進一 なんだかんだで男性社会には溶け込めたし、世の男性と同じような結婚も叶ったんだけど。なんか、腑に落ちなくて。 

 僕はオープンじゃないですか、性格的に。当時の奥さんとその家族は僕がFtMだと知っているけど、彼ら以外にFtMであることを隠して夫婦をやっていくことが、窮屈だったんですよ。 

 一般の男性に比べたら、僕らって男になるまでの段階があるわけじゃないですか。子宮を取って、胸も取って、戸籍も変えて、という。それを周りに知ってもらえずに男として扱われることに「なんか、不利じゃね?」って。そういうモヤモヤ、不満みたいのもあったんですよね。これは離婚してから気づいたんですけど。 

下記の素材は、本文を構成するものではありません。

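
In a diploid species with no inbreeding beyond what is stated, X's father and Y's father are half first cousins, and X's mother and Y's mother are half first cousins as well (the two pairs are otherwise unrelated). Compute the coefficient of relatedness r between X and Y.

0.03125

Wright's path rule: contributions from independent ancestry routes add.
X and Y are related in two ways: half second cousins through their fathers (r = 1/64) and half second cousins through their mothers (r = 1/64).
r = 1/64 + 1/64 = 0.03125.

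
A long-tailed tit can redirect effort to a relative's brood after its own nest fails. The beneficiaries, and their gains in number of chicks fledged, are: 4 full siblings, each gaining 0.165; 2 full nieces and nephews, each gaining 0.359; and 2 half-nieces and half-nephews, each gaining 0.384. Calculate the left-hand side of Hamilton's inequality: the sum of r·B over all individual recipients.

0.6055

r to a full sibling = 1/2 (full sibs share both parents — two paths of length 2: r = 2·(1/2)^2 = 1/2).
r to a full niece or nephew = 1/4 (full aunt/uncle↔niece/nephew: two paths of length 3 through the shared grandparent pair: r = 2·(1/2)^3 = 1/4).
r to a half-niece or half-nephew = 1/8 (half-aunt/uncle↔niece/nephew: one path of length 3: r = (1/2)^3 = 1/8).
Summing one r·B term per recipient: 4·0.5·0.165 + 2·0.25·0.359 + 2·0.125·0.384 = 0.6055.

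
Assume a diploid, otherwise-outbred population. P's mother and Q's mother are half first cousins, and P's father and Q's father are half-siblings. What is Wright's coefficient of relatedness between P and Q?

0.078125

Independent pedigree routes through distinct common ancestors add.
P and Q are related in two ways: half second cousins through their mothers (r = 1/64) and half first cousins through their fathers (r = 1/16).
r = 1/64 + 1/16 = 0.078125.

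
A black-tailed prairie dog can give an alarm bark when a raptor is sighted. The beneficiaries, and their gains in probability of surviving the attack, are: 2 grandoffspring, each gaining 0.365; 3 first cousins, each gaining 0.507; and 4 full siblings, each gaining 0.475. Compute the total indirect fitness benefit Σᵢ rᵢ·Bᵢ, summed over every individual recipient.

r to a grandoffspring = 1/4 (two parent–offspring links: r = (1/2)^2 = 1/4).
r to a first cousin = 1/8 (first cousins share one grandparent pair — two paths of length 4: r = 2·(1/2)^4 = 1/8).
r to a full sibling = 1/2 (full sibs share both parents — two paths of length 2: r = 2·(1/2)^2 = 1/2).
Summing one r·B term per recipient: 2·0.25·0.365 + 3·0.125·0.507 + 4·0.5·0.475 = 1.322625.

1.322625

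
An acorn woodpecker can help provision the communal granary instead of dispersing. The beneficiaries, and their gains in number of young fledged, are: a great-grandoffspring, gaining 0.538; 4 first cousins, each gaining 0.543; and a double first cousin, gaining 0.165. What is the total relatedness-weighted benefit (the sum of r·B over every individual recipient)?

r to a great-grandoffspring = 1/8 (three parent–offspring links: r = (1/2)^3 = 1/8).
r to a first cousin = 1/8 (first cousins share one grandparent pair — two paths of length 4: r = 2·(1/2)^4 = 1/8).
r to a double first cousin = 0.25 (double first cousins share both grandparent pairs — four paths of length 4: r = 4·(1/2)^4 = 1/4).
Summing one r·B term per recipient: 1·0.125·0.538 + 4·0.125·0.543 + 1·0.25·0.165 = 0.38.

0.38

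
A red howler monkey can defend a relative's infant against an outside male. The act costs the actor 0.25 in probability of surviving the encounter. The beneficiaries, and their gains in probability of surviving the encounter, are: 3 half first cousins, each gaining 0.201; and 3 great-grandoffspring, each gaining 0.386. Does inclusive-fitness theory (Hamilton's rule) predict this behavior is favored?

Hamilton's rule: the trait is favored when the sum of r·B over every recipient exceeds the actor's cost C.
r to a half first cousin = 0.0625 (half first cousins share one grandparent — one path of length 4: r = (1/2)^4 = 1/16).
r to a great-grandoffspring = 0.125 (three parent–offspring links: r = (1/2)^3 = 1/8).
Summing one r·B term per recipient: 3·0.0625·0.201 + 3·0.125·0.386 = 0.1824375.
0.1824375 < 0.25: the indirect benefit is less than the cost.

No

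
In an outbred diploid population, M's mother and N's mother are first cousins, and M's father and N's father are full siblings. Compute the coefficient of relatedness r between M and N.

0.15625

Relatedness sums over independent paths through distinct common ancestors.
M and N are related in two ways: second cousins through their mothers (r = 1/32) and first cousins through their fathers (r = 1/8).
r = 1/32 + 1/8 = 0.15625.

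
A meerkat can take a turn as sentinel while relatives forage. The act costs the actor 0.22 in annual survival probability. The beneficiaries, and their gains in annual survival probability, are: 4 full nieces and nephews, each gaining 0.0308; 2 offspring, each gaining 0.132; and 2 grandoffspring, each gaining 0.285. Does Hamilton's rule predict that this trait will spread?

Yes

Hamilton's rule: the trait is favored when the sum of r·B over every recipient exceeds the actor's cost C.
r to a full niece or nephew = 0.25 (full aunt/uncle↔niece/nephew: two paths of length 3 through the shared grandparent pair: r = 2·(1/2)^3 = 1/4).
r to an offspring = 0.5 (one parent–offspring link: r = (1/2)^1 = 1/2).
r to a grandoffspring = 0.25 (two parent–offspring links: r = (1/2)^2 = 1/4).
Summing one r·B term per recipient: 4·0.25·0.0308 + 2·0.5·0.132 + 2·0.25·0.285 = 0.3053.
0.3053 > 0.22: the indirect benefit exceeds the cost.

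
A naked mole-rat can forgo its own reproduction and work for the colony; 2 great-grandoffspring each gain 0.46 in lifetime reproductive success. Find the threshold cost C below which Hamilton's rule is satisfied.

r to a great-grandoffspring = 0.125 (three parent–offspring links: r = (1/2)^3 = 1/8).
Hamilton's rule: n·r·B > C, so the trait is favored while C < n·r·B = 2·0.125·0.46 = 0.115.

0.115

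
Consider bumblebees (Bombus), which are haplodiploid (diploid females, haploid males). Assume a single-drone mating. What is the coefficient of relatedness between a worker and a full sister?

Haplodiploid full sisters inherit their father's entire haploid genome identically (contributing 1/2) and on average half of their mother's contribution (1/2 · 1/2 = 1/4); r = 1/2 + 1/4 = 3/4.

0.75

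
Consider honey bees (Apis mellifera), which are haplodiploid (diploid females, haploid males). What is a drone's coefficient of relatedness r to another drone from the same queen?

Haploid brothers each carry a random half of the queen's diploid genome, so on average they share half: r = 1/2.

0.5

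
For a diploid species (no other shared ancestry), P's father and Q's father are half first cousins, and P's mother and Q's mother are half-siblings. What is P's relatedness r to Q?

0.078125

Independent pedigree routes through distinct common ancestors add.
P and Q are related in two ways: half second cousins through their fathers (r = 1/64) and half first cousins through their mothers (r = 1/16).
r = 1/64 + 1/16 = 5/64 = 0.078125.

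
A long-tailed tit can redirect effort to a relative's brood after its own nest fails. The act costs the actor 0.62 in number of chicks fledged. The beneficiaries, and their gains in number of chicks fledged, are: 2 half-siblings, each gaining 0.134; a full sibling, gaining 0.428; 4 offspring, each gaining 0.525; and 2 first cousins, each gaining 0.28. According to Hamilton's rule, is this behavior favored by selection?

Yes

Hamilton's rule: the trait is favored when the sum of r·B over every recipient exceeds the actor's cost C.
r to a half-sibling = 0.25 (half-sibs share one parent — one path of length 2: r = (1/2)^2 = 1/4).
r to a full sibling = 1/2 (full sibs share both parents — two paths of length 2: r = 2·(1/2)^2 = 1/2).
r to an offspring = 1/2 (one parent–offspring link: r = (1/2)^1 = 1/2).
r to a first cousin = 0.125 (first cousins share one grandparent pair — two paths of length 4: r = 2·(1/2)^4 = 1/8).
Summing one r·B term per recipient: 2·0.25·0.134 + 1·0.5·0.428 + 4·0.5·0.525 + 2·0.125·0.28 = 1.401.
1.401 > 0.62: the indirect benefit exceeds the cost.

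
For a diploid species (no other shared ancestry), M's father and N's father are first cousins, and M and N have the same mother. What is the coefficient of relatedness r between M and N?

0.28125

With two independent routes of shared ancestry, r is the sum of the two contributions.
M and N are related in two ways: second cousins through their fathers (r = 1/32) and half-sibs through their shared mother (r = 1/4).
r = 1/32 + 1/4 = 0.28125.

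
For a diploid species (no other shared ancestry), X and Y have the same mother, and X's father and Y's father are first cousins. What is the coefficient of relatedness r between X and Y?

0.28125

Independent pedigree routes through distinct common ancestors add.
X and Y are related in two ways: half-sibs through their shared mother (r = 1/4) and second cousins through their fathers (r = 1/32).
r = 1/4 + 1/32 = 9/32 = 0.28125.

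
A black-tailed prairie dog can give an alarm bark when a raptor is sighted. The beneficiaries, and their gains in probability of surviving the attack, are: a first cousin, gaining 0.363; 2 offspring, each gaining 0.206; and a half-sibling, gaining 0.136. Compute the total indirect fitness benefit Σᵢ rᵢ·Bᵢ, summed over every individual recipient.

0.285375

r to a first cousin = 1/8 (first cousins share one grandparent pair — two paths of length 4: r = 2·(1/2)^4 = 1/8).
r to an offspring = 1/2 (one parent–offspring link: r = (1/2)^1 = 1/2).
r to a half-sibling = 1/4 (half-sibs share one parent — one path of length 2: r = (1/2)^2 = 1/4).
Summing one r·B term per recipient: 1·0.125·0.363 + 2·0.5·0.206 + 1·0.25·0.136 = 0.285375.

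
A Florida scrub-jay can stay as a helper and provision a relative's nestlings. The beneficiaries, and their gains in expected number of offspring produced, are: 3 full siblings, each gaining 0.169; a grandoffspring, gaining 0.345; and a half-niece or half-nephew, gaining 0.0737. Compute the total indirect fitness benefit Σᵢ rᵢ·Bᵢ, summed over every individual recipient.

0.3489625

r to a full sibling = 0.5 (full sibs share both parents — two paths of length 2: r = 2·(1/2)^2 = 1/2).
r to a grandoffspring = 1/4 (two parent–offspring links: r = (1/2)^2 = 1/4).
r to a half-niece or half-nephew = 1/8 (half-aunt/uncle↔niece/nephew: one path of length 3: r = (1/2)^3 = 1/8).
Summing one r·B term per recipient: 3·0.5·0.169 + 1·0.25·0.345 + 1·0.125·0.0737 = 0.3489625.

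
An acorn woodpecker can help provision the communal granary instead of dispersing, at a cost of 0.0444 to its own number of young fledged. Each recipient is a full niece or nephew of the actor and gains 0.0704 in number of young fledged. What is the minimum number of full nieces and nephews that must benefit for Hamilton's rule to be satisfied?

r to a full niece or nephew = 1/4 (full aunt/uncle↔niece/nephew: two paths of length 3 through the shared grandparent pair: r = 2·(1/2)^3 = 1/4).
Hamilton's rule: n·r·B > C  ⇒  n > C/(r·B) = 0.0444/(0.25·0.0704) = 2.523.
The smallest integer exceeding 2.523 is 3.

3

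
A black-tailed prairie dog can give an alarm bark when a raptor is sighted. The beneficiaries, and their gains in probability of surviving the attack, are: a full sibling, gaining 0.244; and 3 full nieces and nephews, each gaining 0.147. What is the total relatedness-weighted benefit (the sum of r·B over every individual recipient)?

r to a full sibling = 1/2 (full sibs share both parents — two paths of length 2: r = 2·(1/2)^2 = 1/2).
r to a full niece or nephew = 0.25 (full aunt/uncle↔niece/nephew: two paths of length 3 through the shared grandparent pair: r = 2·(1/2)^3 = 1/4).
Summing one r·B term per recipient: 1·0.5·0.244 + 3·0.25·0.147 = 0.23225.

0.23225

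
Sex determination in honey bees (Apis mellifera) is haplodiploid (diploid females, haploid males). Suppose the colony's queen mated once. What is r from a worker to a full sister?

0.75

Haplodiploid full sisters inherit their father's entire haploid genome identically (contributing 1/2) and on average half of their mother's contribution (1/2 · 1/2 = 1/4); r = 1/2 + 1/4 = 3/4.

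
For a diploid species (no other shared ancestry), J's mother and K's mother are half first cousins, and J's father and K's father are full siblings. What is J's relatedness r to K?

0.140625

Independent pedigree routes through distinct common ancestors add.
J and K are related in two ways: half second cousins through their mothers (r = 1/64) and first cousins through their fathers (r = 1/8).
r = 1/64 + 1/8 = 9/64 = 0.140625.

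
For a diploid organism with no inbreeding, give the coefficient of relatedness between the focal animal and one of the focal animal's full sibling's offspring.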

 で、離婚したんだから、やりたいように生きればいいじゃんって。自分自身のために生きていく、本当の意味での人生を送っていこう、というか。 

ーーそして、歌舞伎町へ。 

進一 大好きな姉貴が、歌舞伎町の元売れっ子キャバ嬢だったんですよ。それもあって水商売に進みたい願望があったけど、交際してた彼女や元奧さんという存在もあって、なかなか手が出せなかった。でも、離婚を機にもうやりたいことをやろうと思って、歌舞伎町に来たんですよ。 

 

 僕的にはオープンでいることの方が楽だし。生まれてからいまにいたるまでを知ってもらったうえで、絡んでくれるうほうがいいし。こういう生き方をしてきたんなら、それをウリにできる水商売をやったほうが得じゃないかって。実際、姉貴にも「あんたの顔面の系統は歌舞伎」「あんた、絶対に夜だよ」とは言われてましたし。 

 28歳という遅めの歌舞伎町デビューでしたけど、おかげさまでとんとん拍子で。結果、いまのお店を持てました。 

戸籍を男性に変えてから芽生えた「探究心」

ーー戸籍を男性に変えてからセクシュアリティに対する探究心が芽生えて、自分の女性器を使ってみたくなったとYouTubeの某チャンネルで仰っていて、ちょっと驚いたのですが。 

進一 ホルモンしか打ってない頃の自分が、そんなの見たら「なに、やっちゃってんの?」って話なんですけどね。 

 

 年齢を重ねるにつれて、いろんな物事に対する視野が広がったんですよね。で、「一生、使わないのはもったいないな」と考えたんです。「せっかくあるんだから、使えば一般の男よりも女の子のこと知れる。特別な男になれるんだ」という感じ。 

 で、あるとき、タチの男性にすんごい迫られたので。最初は嫌がるフリをしてましたけど、「ちょうどいい機会だな」と思ってヤリました。「せっかくなんで、実用させていただきます」っていうね。